Page MenuHomePhabricator

enwiki database on db1065 missing rev_timestamp index
Closed, DuplicatePublic

Description

I know this isn't the most beautiful query to start with, but it's only triggered by one-off maintenance script runs while reindexing content during downtime into elasticsearch. Because it's not particularly pretty we send it to the 'vslow' database, unfortunately due to a missing index this is not just a little slow, but a full table scan for each query.

Explain for query on db1089:

explain  SELECT   rev_timestamp,page_id,page_namespace,page_title,page_restrictions,page_is_redirect,page_is_new,page_random,page_touched,page_links_updated,page_latest,page_len,page_content_model  FROM `page`,`revision`    WHERE (rev_page = page_id) AND (rev_id = page_latest) AND (rev_timestamp >= '20170216110246') AND (rev_timestamp <= '20170216113454') AND (( rev_timestamp = '20170216110630' AND page_id > '2314424' ) OR ( rev_timestamp > '20170216110630' ))  ORDER BY rev_timestamp ASC,page_id ASC LIMIT 10;
+------+-------------+----------+--------+-----------------------------------------------------------------+---------------+---------+--------------------------+------+-----------------------------------------------------------+
| id   | select_type | table    | type   | possible_keys                                                   | key           | key_len | ref                      | rows | Extra                                                     |
+------+-------------+----------+--------+-----------------------------------------------------------------+---------------+---------+--------------------------+------+-----------------------------------------------------------+
|    1 | SIMPLE      | revision | range  | PRIMARY,rev_id,rev_timestamp,page_timestamp,page_user_timestamp | rev_timestamp | 20      | NULL                     | 2890 | Using where; Using index; Using temporary; Using filesort |
|    1 | SIMPLE      | page     | eq_ref | PRIMARY                                                         | PRIMARY       | 4       | enwiki.revision.rev_page |    1 | Using where                                               |
+------+-------------+----------+--------+-----------------------------------------------------------------+---------------+---------+--------------------------+------+-----------------------------------------------------------+

explain for same query running on db1065, the vslow database:

+------+-------------+----------+--------+--------------------------------------------------------+---------+---------+-------------------------+----------+---------------------------------+
| id   | select_type | table    | type   | possible_keys                                          | key     | key_len | ref                     | rows     | Extra                           |
+------+-------------+----------+--------+--------------------------------------------------------+---------+---------+-------------------------+----------+---------------------------------+
|    1 | SIMPLE      | page     | ALL    | PRIMARY                                                | NULL    | NULL    | NULL                    | 41833416 | Using temporary; Using filesort |
|    1 | SIMPLE      | revision | eq_ref | PRIMARY,rev_page_id,page_timestamp,page_user_timestamp | PRIMARY | 4       | enwiki.page.page_latest |        1 | Using where                     |
+------+-------------+----------+--------+--------------------------------------------------------+---------+---------+-------------------------+----------+---------------------------------+

Event Timeline

Hello,

We are aware of those differences, see: T132416.
Unfortunately, it is not an easy ALTER table, given the size of the DB it can take up to 4-5 days to get it altered.

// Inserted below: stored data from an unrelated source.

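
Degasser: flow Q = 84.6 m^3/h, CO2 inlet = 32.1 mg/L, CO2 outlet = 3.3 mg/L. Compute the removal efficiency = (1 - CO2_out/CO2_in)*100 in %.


CO2_out / CO2_in = 3.3 / 32.1 = 0.10280374
Fraction remaining = 0.10280374
efficiency = (1 - 0.10280374) * 100 = 89.7196 %

89.7196 %


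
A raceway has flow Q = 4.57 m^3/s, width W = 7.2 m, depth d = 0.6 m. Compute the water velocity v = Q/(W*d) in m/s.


Cross-sectional area = W * d = 7.2 * 0.6 = 4.32 m^2
Velocity = Q / A = 4.57 / 4.32 = 1.05787 m/s

1.05787 m/s


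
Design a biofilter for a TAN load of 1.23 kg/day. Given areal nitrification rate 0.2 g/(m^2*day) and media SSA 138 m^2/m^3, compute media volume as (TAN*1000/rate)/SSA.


A = 1.23*1000 / 0.2 = 6150 m^2
V = 6150 / 138 = 44.5652

44.5652 m^3


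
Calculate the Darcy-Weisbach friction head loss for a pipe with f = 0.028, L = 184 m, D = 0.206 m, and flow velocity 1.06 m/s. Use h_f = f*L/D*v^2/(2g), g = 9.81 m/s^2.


v^2 = 1.06^2 = 1.1236 m^2/s^2
L/D = 184/0.206 = 893.20388
h_f = f*(L/D)*v^2/(2g) = 0.028 * 893.20388 * 1.1236 / 19.62 = 1.43226 m

1.43226 m


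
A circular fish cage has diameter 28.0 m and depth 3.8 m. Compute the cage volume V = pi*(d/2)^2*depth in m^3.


r = d/2 = 28.0/2 = 14 m
Base area = pi*r^2 = pi*14^2 = 615.75216 m^2
Volume = 615.75216 * 3.8 = 2339.86 m^3

2339.86 m^3


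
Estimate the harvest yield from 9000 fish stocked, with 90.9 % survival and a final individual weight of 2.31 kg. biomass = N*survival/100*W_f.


Survivors = 9000 * 90.9/100 = 8181 fish
Harvest biomass = survivors * W_f = 8181 * 2.31 = 18898.11 kg

18898.11 kg


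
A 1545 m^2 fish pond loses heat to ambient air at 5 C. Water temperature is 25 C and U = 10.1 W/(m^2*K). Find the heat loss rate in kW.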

We have been doing some work to get it unified in some other important wikis, for example: T147305, T148967, T150644.
The idea with revision was to start altering codfw servers before the switchover, so we can get them done while they are standby hosts. Once we are on codfw, we can try to alter eqiad hosts and get them done (or at least as many as can while eqiad is on stand by): T132416#2915953

Not sure if you would like to leave this ticket open, we can mark it as duplicated of the parent one if you like as we are aware of this issue but it will take some time.